Wei Chen, professor of physics and co-director of UT Arlington's Center for Security Advances Via Applied Nanotechnology, was testing a copper-cysteamine complex created in his lab when he discovered unexplained decreases in its luminescence, or light emitting power, over a time-lapse exposure to X-rays. Looking further, he found that the nanoparticles, called Cu-Cy, were losing energy as they emitted singlet oxygen - a toxic byproduct that is used to damage cancer cells in photodynamic therapy. Because Chen also is leading federally funded cancer research, he knew he had found something unique.

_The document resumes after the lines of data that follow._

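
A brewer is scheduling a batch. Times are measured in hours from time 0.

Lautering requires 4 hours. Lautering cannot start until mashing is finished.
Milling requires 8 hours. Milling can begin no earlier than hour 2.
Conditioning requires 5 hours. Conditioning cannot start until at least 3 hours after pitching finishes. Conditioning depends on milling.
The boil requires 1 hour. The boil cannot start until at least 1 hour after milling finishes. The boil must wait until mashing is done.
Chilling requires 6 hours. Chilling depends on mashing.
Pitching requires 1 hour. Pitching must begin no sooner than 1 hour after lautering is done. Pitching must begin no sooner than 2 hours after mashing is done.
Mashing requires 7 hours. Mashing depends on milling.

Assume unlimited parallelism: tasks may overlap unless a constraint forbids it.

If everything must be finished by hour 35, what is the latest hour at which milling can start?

To finish by hour 35, conditioning (duration 5) must start no later than hour 30.
Pitching must finish before conditioning (must start by hour 30, minus 3-hour gap → hour 27). With a 1-hour duration, pitching must start by 27 − 1 = hour 26.
Since pitching (must start by hour 26, minus 1-hour gap → hour 25) depends on it, lautering must finish by hour 25. Backing off its 4-hour duration gives a latest start of hour 21.
The boil must finish by hour 35; it takes 1 hour, so it must start by 35 − 1 = hour 34.
Nothing follows chilling; the deadline of hour 35 is its only limit. It must start by 35 − 6 = hour 29.
For mashing: lautering (must start by hour 21); the boil (must start by hour 34); chilling (must start by hour 29); pitching (must start by hour 26, minus 2-hour gap → hour 24). The most restrictive is hour 21; with a 7-hour duration, mashing must start by hour 14.
Milling must finish in time for mashing (must start by hour 14); the boil (must start by hour 34, minus 1-hour gap → hour 33); conditioning (must start by hour 30). The tightest is hour 14, so milling must start by 14 − 8 = hour 6.

6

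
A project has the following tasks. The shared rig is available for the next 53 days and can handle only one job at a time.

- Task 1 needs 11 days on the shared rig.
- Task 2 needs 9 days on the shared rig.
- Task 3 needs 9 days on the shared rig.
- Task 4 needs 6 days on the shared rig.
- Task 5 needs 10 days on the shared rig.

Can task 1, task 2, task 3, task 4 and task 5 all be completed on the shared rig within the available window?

Running back to back, the jobs need 11 + 9 + 9 + 6 + 10 = 45 days on the shared rig.
Since 45 ≤ 53, they fit within the window.

Yes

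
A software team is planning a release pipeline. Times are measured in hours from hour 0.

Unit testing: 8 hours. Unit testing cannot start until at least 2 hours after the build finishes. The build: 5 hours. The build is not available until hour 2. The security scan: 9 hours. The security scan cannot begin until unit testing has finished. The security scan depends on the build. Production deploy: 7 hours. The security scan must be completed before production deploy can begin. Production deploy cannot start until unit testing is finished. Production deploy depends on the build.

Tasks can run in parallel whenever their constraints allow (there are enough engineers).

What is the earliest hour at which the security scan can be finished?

The build waits on its own release at hour 2, so it starts at hour 2 and finishes at 2 + 5 = hour 7.
After the build (finishes hour 7, plus 2-hour gap → hour 9), unit testing can start at hour 9 and finishes at hour 17.
The security scan needs all of unit testing (finishes hour 17); the build (finishes hour 7). That puts its earliest start at hour 17; it finishes at 17 + 9 = hour 26.

26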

Testing revealed that the Cu-Cy nanoparticles, combined with X-ray exposure, significantly slowed tumor growth in lab studies. "This new idea is simpler and better than previous photodynamic therapy methods. You don't need as many steps. This material alone can do the job," Chen said. "It is the most promising thing we have found in these cancer studies and we've been looking at this for a long time." Chen's research is being published in the August edition of the Journal of Biomedical Nanotechnology under the title "A New X-Ray Activated Nanoparticle Photosensitizer for Cancer Treatment." Co-authors are Lun Ma, a research assistant professor, and Xiaoju Zou, a research associate.
The paper is available online at www.aspbs.com. The University has also filed a provisional patent application on the new complex. Photodynamic therapy, or PDT, harms cancer cells when a photosensitizer introduced into tumor tissue produces toxic singlet oxygen after being exposed to light. In some studies, this light exposure is done through use of visible or near-infrared lasers. Others have found more success by also introducing luminescent nanoparticles into the tumor. Researchers activate the luminescent nanoparticle with near-infrared light or X-rays, which in turn activates the photosensitizer.